Hypertension and Cardiovascular Remodelling in Rats Exposed to Continuous Light: Protection by ACE-Inhibition and Melatonin

1Department of Pathophysiology, School of Medicine, Comenius University, Sasinkova 4, 81372 Bratislava, Slovakia
23rd Clinic of Medicine, School of Medicine, Comenius University, 83305 Bratislava, Slovakia
3Institute of Experimental Endocrinology, Slovak Academy of Sciences, 83305 Bratislava, Slovakia
4Center of Excellence NOREG, 81372 Bratislava, Slovakia
5Institute of Normal and Pathological Physiology, Slovak Academy of Sciences, 81371 Bratislava, Slovakia
6Institute of Molecular Biomedicine, School of Medicine, Comenius University, 81372 Bratislava, Slovakia
7Department of Physiology, School of Medicine, Charles University, 50038 Hradec Kralove 1, Czech Republic

Received 10 January 2014; Revised 27 May 2014; Accepted 29 May 2014; Published 6 July 2014

Academic Editor: Russel J. Reiter

Copyright © 2014 Fedor Simko et al. This is an open access article distributed under the Creative Commons Attribution License, which permits unrestricted use, distribution, and reproduction in any medium, provided the original work is properly cited.

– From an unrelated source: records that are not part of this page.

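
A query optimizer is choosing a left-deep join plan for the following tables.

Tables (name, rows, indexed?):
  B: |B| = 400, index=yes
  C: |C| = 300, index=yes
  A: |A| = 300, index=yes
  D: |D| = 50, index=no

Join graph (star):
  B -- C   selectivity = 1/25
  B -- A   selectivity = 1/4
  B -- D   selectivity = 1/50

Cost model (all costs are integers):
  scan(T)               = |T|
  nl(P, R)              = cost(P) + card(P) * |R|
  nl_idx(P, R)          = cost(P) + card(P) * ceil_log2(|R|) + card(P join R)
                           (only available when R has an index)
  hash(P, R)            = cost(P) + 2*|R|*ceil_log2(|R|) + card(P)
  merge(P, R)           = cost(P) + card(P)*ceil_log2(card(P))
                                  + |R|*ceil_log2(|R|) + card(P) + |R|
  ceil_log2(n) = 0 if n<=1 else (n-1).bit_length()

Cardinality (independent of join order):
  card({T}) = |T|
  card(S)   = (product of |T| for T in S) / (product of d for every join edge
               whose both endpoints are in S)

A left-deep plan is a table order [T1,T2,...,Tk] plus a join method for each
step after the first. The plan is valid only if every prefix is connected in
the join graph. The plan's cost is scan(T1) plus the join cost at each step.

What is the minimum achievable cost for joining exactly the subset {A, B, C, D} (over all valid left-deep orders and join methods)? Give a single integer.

Selinger DP over subsets of {A,B,C,D}:
  {B}: scan cost=400, card=400
  {C}: scan cost=300, card=300
  {A}: scan cost=300, card=300
  {D}: scan cost=50, card=50
  {BC}: card=4800; try (C,hash)→6200, (B,merge)→7300, (C,merge)→7400, (B,hash)→7800, (B,nl_idx)→7800, (C,nl_idx)→8800 …(+2); best=6200 via (C,hash)
  {AB}: card=30000; try (A,hash)→6200, (B,merge)→7300, (A,merge)→7400, (B,hash)→7800, (B,nl_idx)→33000, (A,nl_idx)→34000 …(+2); best=6200 via (A,hash)
  {BD}: card=400; try (B,nl_idx)→900, (D,hash)→1400, (B,merge)→4400, (D,merge)→4750, (B,hash)→7300, (B,nl)→20050 …(+1); best=900 via (B,nl_idx)
  {ABC}: card=360000; try (A,hash)→16400, (C,hash)→41600, (A,merge)→76400, (A,nl_idx)→409400, (C,merge)→489200, (C,nl_idx)→636200 …(+2); best=16400 via (A,hash)
  {BCD}: card=4800; try (C,hash)→6700, (C,merge)→7900, (C,nl_idx)→9300, (D,hash)→11600, (D,merge)→73750, (C,nl)→120900 …(+1); best=6700 via (C,hash)
  {ABD}: card=30000; try (A,hash)→6700, (A,merge)→7900, (A,nl_idx)→34500, (D,hash)→36800, (A,nl)→120900, (D,merge)→486550 …(+1); best=6700 via (A,hash)
  {ABCD}: card=360000; try (A,hash)→16900, (C,hash)→42100, (A,merge)→76900, (D,hash)→377000, (A,nl_idx)→409900, (C,merge)→489700 …(+5); best=16900 via (A,hash)

16900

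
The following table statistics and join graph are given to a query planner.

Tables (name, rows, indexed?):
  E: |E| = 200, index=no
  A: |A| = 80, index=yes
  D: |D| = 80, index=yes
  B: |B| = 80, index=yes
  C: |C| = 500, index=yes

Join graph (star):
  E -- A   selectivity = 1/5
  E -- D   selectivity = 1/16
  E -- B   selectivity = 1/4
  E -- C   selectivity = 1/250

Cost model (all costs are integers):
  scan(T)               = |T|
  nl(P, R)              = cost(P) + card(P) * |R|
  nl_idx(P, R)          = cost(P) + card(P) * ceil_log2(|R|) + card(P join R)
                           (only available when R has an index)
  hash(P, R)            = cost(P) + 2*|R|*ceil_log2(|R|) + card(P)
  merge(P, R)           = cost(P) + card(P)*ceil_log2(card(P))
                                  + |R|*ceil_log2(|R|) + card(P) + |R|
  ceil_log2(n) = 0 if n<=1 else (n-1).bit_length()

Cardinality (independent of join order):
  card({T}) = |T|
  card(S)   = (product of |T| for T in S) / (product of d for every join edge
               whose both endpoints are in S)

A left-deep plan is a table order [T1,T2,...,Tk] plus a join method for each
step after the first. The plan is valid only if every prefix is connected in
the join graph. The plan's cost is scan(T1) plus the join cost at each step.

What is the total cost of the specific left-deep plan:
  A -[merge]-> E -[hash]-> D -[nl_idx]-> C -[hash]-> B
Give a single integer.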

Exposure of rats to continuous light attenuates melatonin production and results in hypertension development. This study investigated whether hypertension induced by continuous light (24 hours/day) exposure induces heart and aorta remodelling and if these alterations are prevented by melatonin or angiotensin converting enzyme inhibitor captopril. Four groups of 3-month-old male Wistar rats (10 per group) were treated as follows for six weeks: untreated controls, exposed to continuous light, light-exposed, and treated with either captopril (100 mg/kg/day) or melatonin (10 mg/kg/day). Exposure to continuous light led to hypertension, left ventricular (LV) hypertrophy and fibrosis, and enhancement of the oxidative load in the LV and aorta. Increase in systolic blood pressure by continuous light exposure was prevented completely by captopril and partially by melatonin. Both captopril and melatonin reduced the wall thickness and cross-sectional area of the aorta and reduced the level of oxidative stress. However, only captopril reduced LV hypertrophy development and only melatonin reduced LV hydroxyproline concentration in insoluble and total collagen in rats exposed to continuous light. In conclusion, captopril prevented LV hypertrophy development in the continuous light-induced hypertension model, while only melatonin significantly reduced fibrosis. This antifibrotic action of melatonin may be protective in hypertensive heart disease.